Operators Have a Duty to Maintain Facilities for a Safe Environment

Facility owners and operators have a duty to exercise reasonable care in the maintenance of their facilities and to provide a safe environment for visitors.

If you had quickly glanced at the North Carolina Lawyers Weekly headline in late December - "Spectator Hit By Soccer Ball Can Sue" - you might have been inclined to believe that the case described was just another example of our overly litigious society rewarding someone for his or her own carelessness. However, if you read a little deeper into the case, you can see that the decision to allow the case to go to trial is reasonable.

Facility owners and operators have a duty to exercise reasonable care in the maintenance of their facilities and to provide a safe environment for visitors. By failing to install protective netting behind the goals, an area located only 10 feet from the stands, it could be argued that the facility breached its duty to provide a safe environment and carelessly exposed fans to potential danger.

As for the facility's argument that fans assume all risks associated with attending a game, it should be noted that before someone can assume a risk, he or she must know of the risk and voluntarily assume it. Therefore, since the woman injured had never attended a soccer game at the stadium, it could be argued that she had no appreciation of the risk she faced.

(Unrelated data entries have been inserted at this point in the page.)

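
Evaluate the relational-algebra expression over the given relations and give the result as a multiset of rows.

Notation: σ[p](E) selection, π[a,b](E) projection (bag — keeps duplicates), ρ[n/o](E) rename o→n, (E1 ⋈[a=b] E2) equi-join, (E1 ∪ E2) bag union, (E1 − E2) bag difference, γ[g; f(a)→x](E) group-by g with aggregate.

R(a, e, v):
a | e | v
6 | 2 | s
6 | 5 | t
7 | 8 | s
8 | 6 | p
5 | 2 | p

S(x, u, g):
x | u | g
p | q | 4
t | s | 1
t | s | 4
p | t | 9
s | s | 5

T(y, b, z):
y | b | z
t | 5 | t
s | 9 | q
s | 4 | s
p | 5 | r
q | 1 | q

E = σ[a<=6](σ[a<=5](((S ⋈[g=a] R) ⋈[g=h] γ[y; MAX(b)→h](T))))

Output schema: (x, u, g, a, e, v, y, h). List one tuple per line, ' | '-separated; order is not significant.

Subexpression sizes:
  S → 5
  R → 5
  (S ⋈[g=a] R) → 1
  T → 5
  γ[y; MAX(b)→h](T) → 4
  ((S ⋈[g=a] R) ⋈[g=h] γ[y; MAX(b)→h](T)) → 2
  σ[a<=5](((S ⋈[g=a] R) ⋈[g=h] γ[y; MAX(b)→h](T))) → 2
  σ[a<=6](σ[a<=5](((S ⋈[g=a] R) ⋈[g=h] γ[y; MAX(b)→h](T)))) → 2

== RESULT ==
x | u | g | a | e | v | y | h
s | s | 5 | 5 | 2 | p | p | 5
s | s | 5 | 5 | 2 | p | t | 5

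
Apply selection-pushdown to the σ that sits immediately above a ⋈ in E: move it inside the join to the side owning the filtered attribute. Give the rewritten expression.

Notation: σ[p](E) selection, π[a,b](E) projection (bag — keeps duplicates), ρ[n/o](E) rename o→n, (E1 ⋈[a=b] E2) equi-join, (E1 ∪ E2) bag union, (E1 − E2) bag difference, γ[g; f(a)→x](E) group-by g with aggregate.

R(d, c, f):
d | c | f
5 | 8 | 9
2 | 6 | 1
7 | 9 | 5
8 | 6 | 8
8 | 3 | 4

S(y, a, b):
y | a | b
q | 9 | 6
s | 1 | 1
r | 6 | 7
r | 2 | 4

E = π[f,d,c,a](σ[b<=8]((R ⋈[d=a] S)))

σ filters on b, owned by the right side.
E' = π[f,d,c,a]((R ⋈[d=a] σ[b<=8](S)))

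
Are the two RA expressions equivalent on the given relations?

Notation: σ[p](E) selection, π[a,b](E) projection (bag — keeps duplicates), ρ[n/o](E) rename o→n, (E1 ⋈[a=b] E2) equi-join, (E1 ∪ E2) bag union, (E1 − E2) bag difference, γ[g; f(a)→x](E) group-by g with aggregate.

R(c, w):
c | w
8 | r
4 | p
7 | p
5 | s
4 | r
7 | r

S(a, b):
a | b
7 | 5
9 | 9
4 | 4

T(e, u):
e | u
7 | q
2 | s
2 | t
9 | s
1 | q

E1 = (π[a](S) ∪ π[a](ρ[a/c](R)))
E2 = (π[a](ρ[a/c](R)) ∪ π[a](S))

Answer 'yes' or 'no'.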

Regardless of the final outcome of this case, however, the court's decision to allow it to go to trial should be seen as more than just a warning shot to stadium operators. Just as owners and operators of hockey and baseball facilities have a duty to provide additional protection to fans in those seats where the danger of pucks or balls going into the stands is greatest, soccer facilities should be held to the same standard. Especially when you consider the cost of removing the danger - providing netting behind the two goals - is so small in comparison to the injury suffered.

Case Summary

Common sense tells you that if your view of the playing surface from the seating bowl includes the back of the goal, you may be in danger of being struck by a ball or puck. Or, maybe not. After a Wake County court threw out Teresa Allred's lawsuit against a women's soccer league and the owners and operators of a Cary, N.C., stadium now called SAS Soccer Park, an appeals court ruled in December that the lawsuit could continue.

Allred was sitting behind the goal at an April 2003 Women's United Soccer Association match when she was struck in the head by a practice shot that sailed over the goal and into the stands. Allred's complaint, Allred v. Capital Area Soccer League Inc., filed in April 2006, alleged that she suffered post-concussive syndrome and a neurological disorder as a result of the incident.

The key issue in the case was Allred's contention that because she had never attended a soccer match at the stadium before, nor had any "knowledge or underlying information that there was a significant risk of being struck by a soccer ball" while watching a match at that venue, the stadium operator and league were responsible for her injury. No protective netting had been placed behind the goals, the suit pointed out, which were located roughly 10 feet from the stands. According to the claim, the defendants breached a duty to the stadium's patrons by not warning them of the risk of getting hit by a ball, providing a safe environment or installing netting.

According to a report in North Carolina Lawyers Weekly, the defendants alleged contributory negligence and assumption of risk, saying that the risk of getting hit by the ball was such an open and obvious danger that Allred should have known it could happen. They also argued that if the risk should have been apparent to the defendants, then it must have been reasonably foreseeable to the plaintiff.